Zhang Jiankun a liquidé une partie de sa fortune et a passé six ans au Tibet, méditant et étudiant les textes bouddhiques. Lorsqu’il revint, il était plus paisible, mais aussi plus gentil et respectueux avec ses parents. « Ils sont heureux du chemin que j’ai pris, dit-il. J’avais de mauvaises habitudes ; je ne faisais aucun effort pour contrôler mon mauvais caractère, je les laissais seul pour aller boire dehors. Maintenant, ils apprécient ma présence et je leur manque quand je ne suis pas dans les parages. Ils me voient finalement agir comme le chef de famille et prendre soin d’eux. Tout cela, c’est grâce au bouddhisme et à la compassion [qu’il m’a enseigné]. »

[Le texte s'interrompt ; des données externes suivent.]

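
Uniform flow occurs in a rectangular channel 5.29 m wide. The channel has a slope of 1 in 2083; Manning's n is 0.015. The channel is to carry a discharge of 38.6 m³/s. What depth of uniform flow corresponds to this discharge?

y_n = 3.73 m

Manning's equation rearranged: A R^(2/3) = nQ / (1·√S) = 0.015 × 38.6 / (√0.0004801) = 26.43.
At y = 2.75 m: A R^(2/3) = 17.75 — short.
At y = 3.73 m: A R^(2/3) = 26.4 — close enough.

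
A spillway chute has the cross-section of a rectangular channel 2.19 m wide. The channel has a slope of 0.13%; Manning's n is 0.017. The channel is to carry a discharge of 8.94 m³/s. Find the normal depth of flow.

Manning's equation rearranged: A R^(2/3) = nQ / (1·√S) = 0.017 × 8.94 / (√0.0013) = 4.215.
Try y = 2.75 m: A R^(2/3) = 5.117 — too large.
Try y = 1.84 m: A R^(2/3) = 3.136 — too small.
Try y = 2.34 m: A R^(2/3) = 4.215 — ≈ 4.215.

y_n = 2.34 m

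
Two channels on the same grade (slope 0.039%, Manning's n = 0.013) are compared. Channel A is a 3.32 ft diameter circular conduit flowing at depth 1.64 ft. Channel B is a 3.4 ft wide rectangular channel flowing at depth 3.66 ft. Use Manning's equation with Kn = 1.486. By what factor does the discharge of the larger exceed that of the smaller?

Channel A: For a circular section of diameter D = 3.32 ft at depth y = 1.64 ft, the central angle is θ = 2 arccos(1 − 2y/D) = 3.117 rad. Then A = (D²/8)(θ − sin θ) = 4.262 ft² and P = Dθ/2 = 5.175 ft. Hydraulic radius R = A/P = 4.262/5.175 = 0.8236 ft. Q_A = (1.486/0.013)·4.262·0.8236^(2/3)·√0.00039 = 8.453 ft³/s.
Channel B: Flow area A = b·y = 3.4 × 3.66 = 12.44 ft². Wetted perimeter P = b + 2y = 3.4 + 2×3.66 = 10.72 ft. Hydraulic radius R = A/P = 12.44/10.72 = 1.161 ft. Q_B = (1.486/0.013)·12.44·1.161^(2/3)·√0.00039 = 31.03 ft³/s.
The larger discharge is 31.03 ft³/s and the smaller is 8.453 ft³/s; the ratio is 3.67.

3.67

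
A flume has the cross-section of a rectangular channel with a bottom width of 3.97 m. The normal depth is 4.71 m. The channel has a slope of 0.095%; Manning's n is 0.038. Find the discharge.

Q = 18.9 m³/s

Flow area A = b·y = 3.97 × 4.71 = 18.7 m². Wetted perimeter P = b + 2y = 3.97 + 2×4.71 = 13.39 m.
Hydraulic radius R = A/P = 18.7/13.39 = 1.396 m.
Manning's equation: Q = (1/n) A R^(2/3) S^(1/2) = (1/0.038) × 18.7 × 1.396^(2/3) × 0.00095^(1/2) = 18.9 m³/s.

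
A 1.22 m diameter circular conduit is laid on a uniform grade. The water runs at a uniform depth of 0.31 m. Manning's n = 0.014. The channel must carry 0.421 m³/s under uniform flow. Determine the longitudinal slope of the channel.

S = 0.00619

For a circular section of diameter D = 1.22 m at depth y = 0.31 m, the central angle is θ = 2 arccos(1 − 2y/D) = 2.113 rad. Then A = (D²/8)(θ − sin θ) = 0.2338 m² and P = Dθ/2 = 1.289 m.
Hydraulic radius R = A/P = 0.2338/1.289 = 0.1814 m.
From Manning's equation, S = [nQ / (1 A R^(2/3))]² = [0.014 × 0.421 / (1 × 0.2338 × 0.1814^(2/3))]² = 0.00619.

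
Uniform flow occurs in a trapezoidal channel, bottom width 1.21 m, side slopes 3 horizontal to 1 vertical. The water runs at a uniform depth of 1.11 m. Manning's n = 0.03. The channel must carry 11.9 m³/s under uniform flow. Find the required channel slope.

S = 0.00965

With bottom width b = 1.21 m and side slope z = 3: A = (b + zy)y = (1.21 + 3×1.11)×1.11 = 5.039 m²; P = b + 2y√(1+z²) = 1.21 + 2×1.11×3.162 = 8.23 m.
Hydraulic radius R = A/P = 5.039/8.23 = 0.6123 m.
From Manning's equation, S = [nQ / (1 A R^(2/3))]² = [0.03 × 11.9 / (1 × 5.039 × 0.6123^(2/3))]² = 0.00965.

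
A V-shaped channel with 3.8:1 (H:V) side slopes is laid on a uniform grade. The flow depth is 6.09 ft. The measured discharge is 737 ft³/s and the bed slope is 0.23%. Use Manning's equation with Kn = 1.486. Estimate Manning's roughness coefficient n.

n = 0.028

For a triangular section with side slope z = 3.8: A = zy² = 3.8×6.09² = 140.9 ft²; P = 2y√(1+z²) = 2×6.09×3.929 = 47.86 ft.
Hydraulic radius R = A/P = 140.9/47.86 = 2.945 ft.
Rearranging Manning's equation: n = (1.486/Q) A R^(2/3) S^(1/2) = (1.486/737) × 140.9 × 2.945^(2/3) × √0.0023 = 0.028.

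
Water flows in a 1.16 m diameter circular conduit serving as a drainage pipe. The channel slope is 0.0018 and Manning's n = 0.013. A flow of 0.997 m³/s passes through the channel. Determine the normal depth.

y_n = 0.688 m

Manning's equation rearranged: A R^(2/3) = nQ / (1·√S) = 0.013 × 0.997 / (√0.0018) = 0.3055.
Try y = 0.806 m: A R^(2/3) = 0.3839 — too large.
Try y = 0.688 m: A R^(2/3) = 0.3056 — close enough.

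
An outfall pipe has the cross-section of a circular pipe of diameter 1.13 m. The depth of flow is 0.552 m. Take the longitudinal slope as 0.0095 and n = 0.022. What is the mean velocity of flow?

V = 1.89 m/s

For a circular section of diameter D = 1.13 m at depth y = 0.552 m, the central angle is θ = 2 arccos(1 − 2y/D) = 3.096 rad. Then A = (D²/8)(θ − sin θ) = 0.4867 m² and P = Dθ/2 = 1.749 m.
Hydraulic radius R = A/P = 0.4867/1.749 = 0.2783 m.
From Manning's equation, V = (1/n) R^(2/3) S^(1/2) = (1/0.022) × 0.2783^(2/3) × 0.0095^(1/2) = 1.89 m/s.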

Comme bon nombre de ses compatriotes, Zhang Jiankun estime que le bouddhisme tibétain est d’une forme plus pure que les autres variantes [du bouddhisme] qui subsistent dans la Chine actuelle. Après soixante ans de régime communiste, bien des Chinois pensent que le bouddhisme a été profondément altéré avant d’être finalement « coopté » par le régime en place. Bien entendu, ils savent aussi que le bouddhisme tibétain ne s’est pas tiré indemne de la tourmente révolutionnaire. Sous le joug du Parti communiste, des milliers de temples bouddhistes au Tibet ont été détruits et des centaines de milliers de Tibétains ont été tués quand ils n’étaient pas jetés en prison, comme ce fut le cas pour bon nombre de nonnes et de moines bouddhistes.

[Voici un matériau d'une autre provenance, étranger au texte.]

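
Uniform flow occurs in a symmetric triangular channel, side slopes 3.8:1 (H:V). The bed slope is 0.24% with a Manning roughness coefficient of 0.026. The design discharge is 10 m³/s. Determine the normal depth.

y_n = 1.36 m

Manning's equation rearranged: A R^(2/3) = nQ / (1·√S) = 0.026 × 10 / (√0.0024) = 5.307.
At y = 1.15 m: A R^(2/3) = 3.398 — too small.
At y = 1.62 m: A R^(2/3) = 8.474 — too large.
At y = 1.36 m: A R^(2/3) = 5.315 — close enough.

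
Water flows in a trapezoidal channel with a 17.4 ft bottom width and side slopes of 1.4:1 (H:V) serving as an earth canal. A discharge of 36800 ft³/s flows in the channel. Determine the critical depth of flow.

y_c = 28.1 ft

At critical depth, Q² T / (g A³) = 1, i.e. A³/T = Q²/g = 36800²/32.2 = 42060000.
Try y = 21.3 ft: A³/T = 13210000 — short.
Try y = 28.1 ft: A³/T = 42180000 — ≈ 42060000.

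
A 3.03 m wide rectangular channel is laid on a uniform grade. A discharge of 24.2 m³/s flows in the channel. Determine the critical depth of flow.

y_c = 1.87 m

For a rectangular channel, critical depth y_c = (q²/g)^(1/3) where q = Q/b = 24.2/3.03 = 7.987 m²/s.
So y_c = (7.987²/9.81)^(1/3) = 1.87 m.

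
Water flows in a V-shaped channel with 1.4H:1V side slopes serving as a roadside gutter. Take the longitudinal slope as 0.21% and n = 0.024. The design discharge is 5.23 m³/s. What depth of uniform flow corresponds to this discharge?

Manning's equation rearranged: A R^(2/3) = nQ / (1·√S) = 0.024 × 5.23 / (√0.0021) = 2.739.
At y = 1.76 m: A R^(2/3) = 3.471 — too large.
At y = 1.33 m: A R^(2/3) = 1.644 — too small.
At y = 1.61 m: A R^(2/3) = 2.737 — ≈ 2.739.

y_n = 1.61 m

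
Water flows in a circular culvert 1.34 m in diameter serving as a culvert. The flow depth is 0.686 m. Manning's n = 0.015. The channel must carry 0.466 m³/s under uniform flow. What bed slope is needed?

For a circular section of diameter D = 1.34 m at depth y = 0.686 m, the central angle is θ = 2 arccos(1 − 2y/D) = 3.189 rad. Then A = (D²/8)(θ − sin θ) = 0.7266 m² and P = Dθ/2 = 2.137 m.
Hydraulic radius R = A/P = 0.7266/2.137 = 0.34 m.
From Manning's equation, S = [nQ / (1 A R^(2/3))]² = [0.015 × 0.466 / (1 × 0.7266 × 0.34^(2/3))]² = 0.00039.

S = 0.00039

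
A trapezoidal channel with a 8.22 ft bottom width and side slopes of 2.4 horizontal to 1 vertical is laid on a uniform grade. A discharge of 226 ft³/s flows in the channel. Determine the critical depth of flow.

y_c = 2.28 ft

At critical depth, Q² T / (g A³) = 1, i.e. A³/T = Q²/g = 226²/32.2 = 1586.
Try y = 2.78 ft: A³/T = 3291 — high.
Try y = 2.28 ft: A³/T = 1588 — matches.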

Pendant longtemps, le Parti a considéré le bouddhisme et les autres religions comme des superstitions arriérées, et ce n’est que récemment qu’il a changé quelque peu son attitude. « Il nous a été dit qu’il n’y avait pas de Dieu, que nous étions nés en quelque sorte pour être athées. C’est une bien triste chose que nous ayons été privés de notre liberté de choix, regrette Lin Gu, un ancien journaliste, âgé de 38 ans. Mais je reconnais que ce questionnement angoissant sur le sens ultime à donner à la vie est toujours présent en moi. C’est pourquoi je poursuis ma quête. »

Lin Gu fait partie de cette génération qui a grandi avec le boom économique de la Chine et l’idée que devenir riche était ce qu’il y avait de plus valorisant pour un individu. En tant que journaliste, constate-t-il, il a vu où cela pouvait mener. « Par exemple, relate-t-il, je vois dans la Chine d’aujourd’hui que les gens peuvent s’énerver très vite. Je peux entendre aussi les revendications contre l’injustice sociale. Dans notre société où l’on peut facilement se mettre en colère, être frustré ou être déprimé, nous avons besoin de quelque chose comme le bouddhisme pour retrouver notre harmonie intérieure et notre équilibre, pour mieux faire face, surtout psychologiquement, à un monde qui change de plus en plus. »

Selon certaines estimations, pas moins d’un Chinois sur quatre pratique le bouddhisme de manière active, et la proportion est encore plus forte parmi les classes urbaines et mobiles, relativement aisées et créatives, qui, elles, se tournent en priorité vers la forme tibétaine du bouddhisme.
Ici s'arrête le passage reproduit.